The purpose of the thesis is to assess the compatibility of the business model of providing free online services in exchange for processing of the personal data for advertising purposes, in particular for the Online Behavioural Advertising purpose, with the GDPR. Online Behavioural Advertising is a main way through which the free online services are funded. At the same time large-scale personal data collection and intrusive profiling, the controllers engage into pose significant risks for the rights of the data subjects. Empirical findings show that the companies using such business model oftentimes collect large amount of personal data in violation of GDPR. In addition, the researchers highlight the power asymmetries between the large online platform and the data subjects. Therefore, whether such a business model is compatible with the GDPR from legal perspective is of a particular importance.

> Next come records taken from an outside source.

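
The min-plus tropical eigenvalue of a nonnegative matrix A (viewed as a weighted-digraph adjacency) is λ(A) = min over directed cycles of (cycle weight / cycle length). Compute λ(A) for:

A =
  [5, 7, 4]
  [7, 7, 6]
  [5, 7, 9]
λ(A) = 9/2

Enumerate directed cycles and compute their means (weight / length). Sample:
  cycle 0 → 0: weight = 5, length = 1, mean = 5/1 ≈ 5.000
  cycle 1 → 1: weight = 7, length = 1, mean = 7/1 ≈ 7.000
  cycle 2 → 2: weight = 9, length = 1, mean = 9/1 ≈ 9.000
  cycle 0 → 1 → 0: weight = 14, length = 2, mean = 14/2 ≈ 7.000
  cycle 0 → 2 → 0: weight = 9, length = 2, mean = 9/2 ≈ 4.500
  cycle 1 → 0 → 1: weight = 14, length = 2, mean = 14/2 ≈ 7.000
Minimum mean = 4.500, attained e.g. along the cycle 0 → 2 → 0 with weight 9 and length 2. So λ(A) = 9/2 = 9/2.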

The first part of the thesis focuses on the lawfulness of the existing data collection practices in the context of the business model in question. The second part of the thesis discusses the profiling and data sharing in the context of such model and the third part focuses on the principles of the data protection by design and by default. The mentioned legal provisions are analysed with the focus on their compatibility with the business model in question. The research found that the business model seems to be compatible with the GDPR in a sense that it is in principle possible to comply with its requirements for the controllers. Such a compliance however would likely lead to a decrease in revenue for the controllers who relied on unsuitable legal basis or who manipulated users into giving away more PD. At the same time such a compliance still would not give the effective protection to the data subjects’ rights due to the lack of more explicit, precise and specific rules in GDPR.